Yo intentaba cumplir con mis tareas domésticas, sujetaba la escoba con ambas manos y mi técnica
consistía en echar la basura hacia mis pies. Él se presentó en casa en busca de su novia, mi
hermana mayor. Mientras ella se alistaba para salir, se agacho y con diligencia me enseñó a
colocar las manos de manera correcta sobre la escoba y la técnica para barrer a un extremo y otro.
Tardé un poco en dominar la técnica y empezó a reír.


Callado, sonriente, pacifíco, conciliador, pésimo contador de chistes.


La primera y única vez que lloré secretamente por su posible ausencia, contaba yo ya con 35 años.
Éramos contrarios en un juicio de divorcio. Yo, representaba a mi hermana; pero la sensación de
incomodidad iba creciendo en mí.
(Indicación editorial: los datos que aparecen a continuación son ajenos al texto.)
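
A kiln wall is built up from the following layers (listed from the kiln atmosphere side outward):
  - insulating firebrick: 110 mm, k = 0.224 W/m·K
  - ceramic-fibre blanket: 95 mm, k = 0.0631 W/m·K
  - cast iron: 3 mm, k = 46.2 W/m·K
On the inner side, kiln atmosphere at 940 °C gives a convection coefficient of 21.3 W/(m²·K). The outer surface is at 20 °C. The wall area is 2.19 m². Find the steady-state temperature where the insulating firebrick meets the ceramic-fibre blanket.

T ≈ 698 °C

Series thermal resistances:
R_inner film = 1/(h_i·A) = 1/(21.3×2.19) = 0.02144 K/W
R_insulating firebrick = L/(kA) = 0.11/(0.224×2.19) = 0.2242 K/W
R_ceramic-fibre blanket = L/(kA) = 0.095/(0.0631×2.19) = 0.6875 K/W
R_cast iron = L/(kA) = 0.003/(46.2×2.19) = 2.965×10^-5 K/W
R_total = 0.9332 K/W;  Q = ΔT/R_total = 920/0.9332 = 985.9 W
T_interface = T_inner − Q·ΣR(inner→interface) = 940 − 986×0.2457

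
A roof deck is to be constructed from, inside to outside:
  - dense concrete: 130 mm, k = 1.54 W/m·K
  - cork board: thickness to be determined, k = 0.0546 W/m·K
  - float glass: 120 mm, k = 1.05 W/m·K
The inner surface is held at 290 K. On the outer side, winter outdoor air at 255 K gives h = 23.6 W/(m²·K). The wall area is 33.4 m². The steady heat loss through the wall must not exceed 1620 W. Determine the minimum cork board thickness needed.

L ≈ 26.2 mm

Using the resistance-network approach (series):
R_dense concrete = L/(kA) = 0.13/(1.54×33.4) = 0.002527 K/W
R_float glass = L/(kA) = 0.12/(1.05×33.4) = 0.003422 K/W
R_outer film = 1/(h_o·A) = 1/(23.6×33.4) = 0.001269 K/W
Sum of the known resistances R_other = 0.007218 K/W
Required total resistance R_tot = ΔT/Q_allow = 35/1620 = 0.0216 K/W
R_cork board = R_tot − R_other = 0.01439 K/W
L = R·k·A = 0.01439×0.0546×33.4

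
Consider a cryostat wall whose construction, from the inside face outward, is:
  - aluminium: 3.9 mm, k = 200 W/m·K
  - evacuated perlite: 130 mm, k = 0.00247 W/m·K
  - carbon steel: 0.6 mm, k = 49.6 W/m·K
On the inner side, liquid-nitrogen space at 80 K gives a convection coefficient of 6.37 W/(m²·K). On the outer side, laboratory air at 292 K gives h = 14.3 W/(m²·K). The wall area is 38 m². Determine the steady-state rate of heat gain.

Q ≈ 152 W

Using the resistance-network approach (series):
R_inner film = 1/(h_i·A) = 1/(6.37×38) = 0.004131 K/W
R_aluminium = L/(kA) = 0.0039/(200×38) = 5.132×10^-7 K/W
R_evacuated perlite = L/(kA) = 0.13/(0.00247×38) = 1.385 K/W
R_carbon steel = L/(kA) = 0.0006/(49.6×38) = 3.183×10^-7 K/W
R_outer film = 1/(h_o·A) = 1/(14.3×38) = 0.00184 K/W
R_total = 1.391 K/W
Q = ΔT / R_total = 212 / 1.391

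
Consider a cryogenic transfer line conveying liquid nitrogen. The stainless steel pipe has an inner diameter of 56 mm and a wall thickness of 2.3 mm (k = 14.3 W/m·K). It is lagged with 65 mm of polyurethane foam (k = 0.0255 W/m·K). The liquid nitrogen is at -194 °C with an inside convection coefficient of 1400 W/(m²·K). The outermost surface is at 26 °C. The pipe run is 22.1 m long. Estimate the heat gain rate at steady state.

Q ≈ 679 W

Per-layer cylindrical resistances, series-summed:
R_inner film = 1/(h_i·2πr₁L) = 1/(1400×2π×0.028×22.1) = 1.837×10^-4 K/W
R_stainless steel pipe wall = ln(30.3/28)/(2π×14.3×22.1) = 3.976×10^-5 K/W
R_polyurethane foam = ln(95.3/30.3)/(2π×0.0255×22.1) = 0.3236 K/W
R_total = 0.3238 K/W
Q = ΔT/R_total = 220/0.3238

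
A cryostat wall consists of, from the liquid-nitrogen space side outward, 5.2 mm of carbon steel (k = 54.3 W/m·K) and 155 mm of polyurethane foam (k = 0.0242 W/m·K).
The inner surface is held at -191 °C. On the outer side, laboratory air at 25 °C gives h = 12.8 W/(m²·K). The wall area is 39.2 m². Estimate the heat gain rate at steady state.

Using the resistance-network approach (series):
R_carbon steel = L/(kA) = 0.0052/(54.3×39.2) = 2.443×10^-6 K/W
R_polyurethane foam = L/(kA) = 0.155/(0.0242×39.2) = 0.1634 K/W
R_outer film = 1/(h_o·A) = 1/(12.8×39.2) = 0.001993 K/W
R_total = 0.1654 K/W
Q = ΔT / R_total = 216 / 0.1654

Q ≈ 1310 W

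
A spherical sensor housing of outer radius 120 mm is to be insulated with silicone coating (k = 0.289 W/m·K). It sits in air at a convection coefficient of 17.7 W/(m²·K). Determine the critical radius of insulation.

For a sphere r_cr = 2k/h = 2×0.289/17.7
r_cr = 32.7 mm; since the bare radius (120 mm) is above r_cr, any added insulation will reduce heat loss.

r_cr ≈ 32.7 mm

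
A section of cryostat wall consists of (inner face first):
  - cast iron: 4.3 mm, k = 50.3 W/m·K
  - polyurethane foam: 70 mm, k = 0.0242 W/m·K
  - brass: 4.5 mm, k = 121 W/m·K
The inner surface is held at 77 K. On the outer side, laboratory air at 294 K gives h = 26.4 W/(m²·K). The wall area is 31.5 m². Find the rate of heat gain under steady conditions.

Q ≈ 2330 W

Treating each layer as a thermal resistance in series:
R_cast iron = L/(kA) = 0.0043/(50.3×31.5) = 2.714×10^-6 K/W
R_polyurethane foam = L/(kA) = 0.07/(0.0242×31.5) = 0.09183 K/W
R_brass = L/(kA) = 0.0045/(121×31.5) = 1.181×10^-6 K/W
R_outer film = 1/(h_o·A) = 1/(26.4×31.5) = 0.001203 K/W
R_total = 0.09303 K/W
Q = ΔT / R_total = 217 / 0.09303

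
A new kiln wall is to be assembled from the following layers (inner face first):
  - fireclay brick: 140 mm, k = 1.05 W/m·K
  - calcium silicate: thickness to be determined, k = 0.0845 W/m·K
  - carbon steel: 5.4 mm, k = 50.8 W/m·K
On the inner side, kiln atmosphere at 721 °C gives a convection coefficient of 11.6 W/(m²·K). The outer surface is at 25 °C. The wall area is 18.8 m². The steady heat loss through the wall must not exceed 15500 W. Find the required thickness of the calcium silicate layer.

L ≈ 52.8 mm

Model the wall as resistances in series:
R_inner film = 1/(h_i·A) = 1/(11.6×18.8) = 0.004585 K/W
R_fireclay brick = L/(kA) = 0.14/(1.05×18.8) = 0.007092 K/W
R_carbon steel = L/(kA) = 0.0054/(50.8×18.8) = 5.654×10^-6 K/W
Sum of the known resistances R_other = 0.01168 K/W
Required total resistance R_tot = ΔT/Q_allow = 696/15500 = 0.0449 K/W
R_calcium silicate = R_tot − R_other = 0.03322 K/W
L = R·k·A = 0.03322×0.0845×18.8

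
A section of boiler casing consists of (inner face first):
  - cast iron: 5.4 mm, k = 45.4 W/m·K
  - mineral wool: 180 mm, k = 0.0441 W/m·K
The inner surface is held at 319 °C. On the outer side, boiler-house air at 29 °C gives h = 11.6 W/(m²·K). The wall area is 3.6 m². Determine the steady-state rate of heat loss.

Q ≈ 250 W

Treating each layer as a thermal resistance in series:
R_cast iron = L/(kA) = 0.0054/(45.4×3.6) = 3.304×10^-5 K/W
R_mineral wool = L/(kA) = 0.18/(0.0441×3.6) = 1.134 K/W
R_outer film = 1/(h_o·A) = 1/(11.6×3.6) = 0.02395 K/W
R_total = 1.158 K/W
Q = ΔT / R_total = 290 / 1.158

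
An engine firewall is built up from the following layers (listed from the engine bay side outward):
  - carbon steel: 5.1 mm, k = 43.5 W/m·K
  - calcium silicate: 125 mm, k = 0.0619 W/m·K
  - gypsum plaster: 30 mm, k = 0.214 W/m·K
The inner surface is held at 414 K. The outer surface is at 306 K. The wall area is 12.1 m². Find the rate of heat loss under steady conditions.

Model the wall as resistances in series:
R_carbon steel = L/(kA) = 0.0051/(43.5×12.1) = 9.689×10^-6 K/W
R_calcium silicate = L/(kA) = 0.125/(0.0619×12.1) = 0.1669 K/W
R_gypsum plaster = L/(kA) = 0.03/(0.214×12.1) = 0.01159 K/W
R_total = 0.1785 K/W
Q = ΔT / R_total = 108 / 0.1785

Q ≈ 605 W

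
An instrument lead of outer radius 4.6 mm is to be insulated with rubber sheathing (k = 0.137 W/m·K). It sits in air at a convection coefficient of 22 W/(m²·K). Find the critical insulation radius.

For a cylinder r_cr = k/h = 0.137/22
r_cr = 6.23 mm; since the bare radius (4.6 mm) is below r_cr, adding a thin layer of insulation will *increase* heat loss.

r_cr ≈ 6.23 mm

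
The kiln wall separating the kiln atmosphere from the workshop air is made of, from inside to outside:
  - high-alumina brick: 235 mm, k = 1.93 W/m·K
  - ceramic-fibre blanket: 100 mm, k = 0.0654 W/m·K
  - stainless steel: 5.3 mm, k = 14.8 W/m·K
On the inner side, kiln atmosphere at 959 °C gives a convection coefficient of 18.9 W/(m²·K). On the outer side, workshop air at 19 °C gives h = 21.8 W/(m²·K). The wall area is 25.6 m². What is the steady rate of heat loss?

Treating each layer as a thermal resistance in series:
R_inner film = 1/(h_i·A) = 1/(18.9×25.6) = 0.002067 K/W
R_high-alumina brick = L/(kA) = 0.235/(1.93×25.6) = 0.004756 K/W
R_ceramic-fibre blanket = L/(kA) = 0.1/(0.0654×25.6) = 0.05973 K/W
R_stainless steel = L/(kA) = 0.0053/(14.8×25.6) = 1.399×10^-5 K/W
R_outer film = 1/(h_o·A) = 1/(21.8×25.6) = 0.001792 K/W
R_total = 0.06836 K/W
Q = ΔT / R_total = 940 / 0.06836

Q ≈ 13800 W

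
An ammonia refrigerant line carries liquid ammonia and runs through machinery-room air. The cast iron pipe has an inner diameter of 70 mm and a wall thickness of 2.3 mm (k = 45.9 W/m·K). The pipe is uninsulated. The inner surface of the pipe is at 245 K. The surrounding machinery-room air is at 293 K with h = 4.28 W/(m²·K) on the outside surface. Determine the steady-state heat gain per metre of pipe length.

Treating each annulus and film as a series resistance:
R_cast iron pipe wall = ln(37.3/35)/(2π×45.9×1) = 2.207×10^-4 K/W
R_outer film = 1/(h_o·2πr_oL) = 1/(4.28×2π×0.0373×1) = 0.9969 K/W
R_total = 0.9972 K/W
Q = ΔT/R_total = 48/0.9972

q′ ≈ 48.1 W/m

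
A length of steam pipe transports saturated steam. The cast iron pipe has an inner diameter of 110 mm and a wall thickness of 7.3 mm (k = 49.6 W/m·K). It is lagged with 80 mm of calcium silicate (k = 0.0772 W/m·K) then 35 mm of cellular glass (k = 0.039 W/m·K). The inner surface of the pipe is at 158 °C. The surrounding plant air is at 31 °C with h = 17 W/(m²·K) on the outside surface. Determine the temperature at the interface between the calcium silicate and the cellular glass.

T ≈ 76.5 °C

Radial resistances (cylindrical: R_cond = ln(r_o/r_i)/(2πkL), R_conv = 1/(h·2πrL)):
R_cast iron pipe wall = ln(62.3/55)/(2π×49.6×1) = 3.999×10^-4 K/W
R_calcium silicate = ln(142.3/62.3)/(2π×0.0772×1) = 1.703 K/W
R_cellular glass = ln(177.3/142.3)/(2π×0.039×1) = 0.8974 K/W
R_outer film = 1/(h_o·2πr_oL) = 1/(17×2π×0.1773×1) = 0.0528 K/W
R_total = 2.653 K/W
Q = ΔT/R_total = 127/2.653
Q = 47.9 W/m
T_interface = T_inner − Q·ΣR(inner→interface) = 158 − 47.9×1.703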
Era como si estuviese demandando a mi propio padre.
Demasiada carga emocional.


Ese día lloré afuera de los juzgados. Ese hombre que había compartido penas y alegrías con mi
familia por tantos años, ahora intentaba dejar de pertenecer a ella. Por fortuna fui relevada de esa
encomienda, el divorcio nunca se concretó y volví a ser feliz.


Como buen tabasqueño, tenía la música por dentro, se transformaba al compás de los sonidos; se
colocaba un vaso sobre su cabeza y bailaba sin que esté se derramara. Aunque tal vez eso no lo
recuerden sus hijos, caminaba por el pasillo de mi casa, delante, siempre delante, y mi hermana
siguiendo a paso veloz.


Ese día estaba en la ventana de la cocina, miré a la izquierda, los vi pasar, pregunté con las manos
a dónde iban, no me respondieron. Al día siguiente no quise molestarlos para que movieran su
auto, así que decidí caminar y, a las tres horas, vi a corazón grande subir al cielo.


Ya no estaba más en ese pasillo, ya no más en ese volante, ya no más en esas manos que me
enseñaron a sujetar la escoba. Ahora mi corazón se hizo un poquito más grande, cómo el de él,
porque su alma y esencia estaban acomodándose, junto con otros familiares, para hacerse un
huequito en este corazón fracturado.